La llegada del plástico a la industria del afeitado trajo consigo la lógica de la abundancia: muchos productos, a precios competitivos, atractivos a la vista pero que se estropean con facilidad para que los renovemos cuanto antes mejor. Más de 1.200 millones de hombres en el mundo se afeitan a diario. Y esta práctica de usar y tirar lo que hace a medio y largo plazo es encarecer el afeitado, empeorar la calidad del rasurado, además de aumentar el impacto ambiental.

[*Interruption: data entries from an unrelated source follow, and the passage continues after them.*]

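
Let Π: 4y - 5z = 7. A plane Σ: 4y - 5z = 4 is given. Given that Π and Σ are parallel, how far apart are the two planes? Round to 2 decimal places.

Same normal n = (0, 4, -5) with |n| = √41; distance = |7 − 4| / |n| = 3/√41 ≈ 0.47.

0.47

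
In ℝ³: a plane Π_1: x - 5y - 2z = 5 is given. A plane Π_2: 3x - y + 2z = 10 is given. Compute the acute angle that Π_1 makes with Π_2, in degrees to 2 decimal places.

cos θ = |n₁·n₂| / (|n₁||n₂|) = |4| / (√30 · √14).
θ = arccos(0.19518) ≈ 78.74°.

78.74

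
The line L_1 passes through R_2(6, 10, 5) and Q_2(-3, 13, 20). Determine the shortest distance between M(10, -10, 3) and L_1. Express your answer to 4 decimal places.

A direction vector for L_1 is Q_2 − R_2 = (-9, 3, 15).
Taking (6, 10, 5) on L_1 with direction v = (-9, 3, 15): w = M − (6, 10, 5) = (4, -20, -2), and w × v = (-294, -42, -168).
Distance = |w × v| / |v| = √116424 / √315 ≈ 19.2250.

19.2250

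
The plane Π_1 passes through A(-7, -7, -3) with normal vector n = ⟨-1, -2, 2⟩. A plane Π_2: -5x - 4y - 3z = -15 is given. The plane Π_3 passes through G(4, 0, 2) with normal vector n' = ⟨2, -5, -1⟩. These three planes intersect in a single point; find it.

(1, -2, 6)

Π_1: n·r = n·A gives -x - 2y + 2z = 15.
Π_3: n'·r = n'·G gives 2x - 5y - z = 6.
Solving the 3×3 linear system -x - 2y + 2z = 15, -5x - 4y - 3z = -15, 2x - 5y - z = 6 (e.g. by elimination or Cramer's rule, determinant = 99) gives (1, -2, 6).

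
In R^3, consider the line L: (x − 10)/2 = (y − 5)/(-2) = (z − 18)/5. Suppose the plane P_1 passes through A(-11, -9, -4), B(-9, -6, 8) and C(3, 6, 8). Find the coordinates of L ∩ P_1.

L has direction (2, -2, 5) through (10, 5, 18).
AB = (2, 3, 12), AC = (14, 15, 12); a normal to P_1 is AB × AC = (-144, 144, -12).
Using A: P_1 has equation -144x + 144y - 12z = 336.
Substitute r = (10, 5, 18) + t(2, -2, 5) into the plane: -936 + (-636)t = 336, so t = -2.
Intersection: (10, 5, 18) + (-2)·(2, -2, 5) = (6, 9, 8).

(6, 9, 8)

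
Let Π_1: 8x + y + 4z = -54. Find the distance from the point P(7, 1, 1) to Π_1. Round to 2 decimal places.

12.78

n·P − d = (8)·(7) + (1)·(1) + (4)·(1) − (-54) = 115; |n| = √81.
Distance = |115| / √81 = 115/√81 ≈ 12.78.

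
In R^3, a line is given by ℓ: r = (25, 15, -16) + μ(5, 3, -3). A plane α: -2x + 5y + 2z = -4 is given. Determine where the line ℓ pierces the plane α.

(10, 6, -7)

Substitute r = (25, 15, -16) + t(5, 3, -3) into the plane: -7 + (-1)t = -4, so t = -3.
Intersection: (25, 15, -16) + (-3)·(5, 3, -3) = (10, 6, -7).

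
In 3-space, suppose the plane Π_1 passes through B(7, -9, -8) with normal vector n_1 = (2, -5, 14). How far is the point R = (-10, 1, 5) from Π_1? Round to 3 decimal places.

Π_1: n_1·r = n_1·B gives 2x - 5y + 14z = -53.
n·R − d = (2)·(-10) + (-5)·(1) + (14)·(5) − (-53) = 98; |n| = √225.
Distance = |98| / √225 = 98/√225 ≈ 6.533.

6.533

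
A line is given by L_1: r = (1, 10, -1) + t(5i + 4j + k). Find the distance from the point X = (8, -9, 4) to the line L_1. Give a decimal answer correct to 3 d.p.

Taking (1, 10, -1) on L_1 with direction v = (5, 4, 1): w = X − (1, 10, -1) = (7, -19, 5), and w × v = (-39, 18, 123).
Distance = |w × v| / |v| = √16974 / √42 ≈ 20.103.

20.103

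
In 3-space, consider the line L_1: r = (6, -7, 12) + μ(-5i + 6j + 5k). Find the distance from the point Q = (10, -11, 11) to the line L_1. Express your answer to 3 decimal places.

2.254

Taking (6, -7, 12) on L_1 with direction v = (-5, 6, 5): w = Q − (6, -7, 12) = (4, -4, -1), and w × v = (-14, -15, 4).
Distance = |w × v| / |v| = √437 / √86 ≈ 2.254.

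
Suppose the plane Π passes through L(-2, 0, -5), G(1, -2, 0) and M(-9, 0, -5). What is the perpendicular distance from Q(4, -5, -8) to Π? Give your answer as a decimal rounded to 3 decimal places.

5.757

LG = (3, -2, 5), LM = (-7, 0, 0); a normal to Π is LG × LM = (0, -35, -14).
Using L: Π has equation -35y - 14z = 70.
n·Q − d = (0)·(4) + (-35)·(-5) + (-14)·(-8) − 70 = 217; |n| = √1421.
Distance = |217| / √1421 = 217/√1421 ≈ 5.757.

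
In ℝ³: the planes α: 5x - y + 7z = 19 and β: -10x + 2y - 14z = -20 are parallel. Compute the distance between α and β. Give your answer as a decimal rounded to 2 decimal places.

Rescale β by 1/(-2): 5x - y + 7z = 10. Then distance = |19 − 10| / √75 ≈ 1.04.

1.04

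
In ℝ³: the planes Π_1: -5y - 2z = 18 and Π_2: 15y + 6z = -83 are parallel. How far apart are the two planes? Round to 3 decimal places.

1.795

Rescale Π_2 by 1/(-3): -5y - 2z = 83/3. Then distance = |18 − (83/3)| / √29 ≈ 1.795.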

Las maquinillas de afeitar de una sola cuchilla duran toda la vida y sus recambios son baratos, reciclables y tienen menor impacto ecológico. Por ello, cada vez hay una mayor demanda del afeitado tradicional. Y poco a poco se está convirtiendo en tendencia.

Beneficios y ventajas del afeitado clásico:

  • Es más cuidadoso con tu piel.

  • Se consigue un mejor apurado.

  • Es más económico y ecológico.

  • La búsqueda de sensaciones: el sonido característico de la hoja sobre la piel, el deseo de reapropiarse de un tiempo para uno mismo, o recuperar el placer de entregarse a un masaje relajante.

  • La mayor parte de los jabones y cremas clásicas son 100% naturales y biodegradables; los geles y espumas en bote, en cambio, contaminan porque su elaboración requiere muchos procesos químicos.

Pasos para un buen afeitado:

  1. Pon a remojo la brocha durante 2 ó 3 minutos, a poder ser en agua caliente. Las brochas deben retener agua por lo que son mejores las de pelo de caballo que las de tejón o las sintéticas.

  2. Remoja tu rostro con agua caliente para ayudar a abrir los poros y reblandecer el pelo. Una opción es la de lavarse la cara con agua y jabón. Aunque lo ideal es afeitarse después de una ducha caliente.

  3. Carga la brocha húmeda (no debe haber exceso de agua) con jabón de afeitar. Si notas que la brocha se seca demasiado se pueden añadir unas gotas de agua.

  4. El paso más importante para un buen afeitado es la aplicación de la crema. Pasa la brocha con movimientos circulares para beneficiarte de su poder exfoliante y para preparar la barba para el afeitado.

  5. Utiliza una maquinilla tradicional adecuada a tu tipo de barba. La diferencia entre las maquinillas clásicas es el tipo de peine:

    • Las maquinillas de peine cerrado, proporciona protección contra los cortes, por lo que son más populares entre los principiantes o entre los usuarios más experimentados con un uso más regular.

    • Las de peine abierto son más adecuadas para aquellos con un mayor crecimiento de la barba porque los dientes ayudan a guiar y posicionar el pelo para que la cuchilla pueda cortar de manera más eficaz.

  6. Usa pasadas suaves y lentas.

  7. En la primera pasada es aconsejable ir solo en la dirección del crecimiento del pelo sin aplicar presión, dejando que el peso de la maquinilla realice el trabajo. Las siguientes pasadas, puedes hacerlas a contra pelo teniendo cuidado de no realizar muchas pasadas para no irritar la piel, especialmente si eres nuevo en el afeitado clásico.

  8. Aplica agua caliente y espuma entre cada pasada.

  9. Para terminar, aclárate la cara con agua fría. Esto ayudara a cerrar los poros.

  10. Seca suavemente la piel sin frotar y aplícate una crema hidratante facial. Evita las que contengan alcohol ya que secan la piel.

  11. Aclara la maquinilla para eliminar restos de jabón y sécala. Así mismo, lava la brocha, elimina el exceso de agua y cuélgala boca abajo.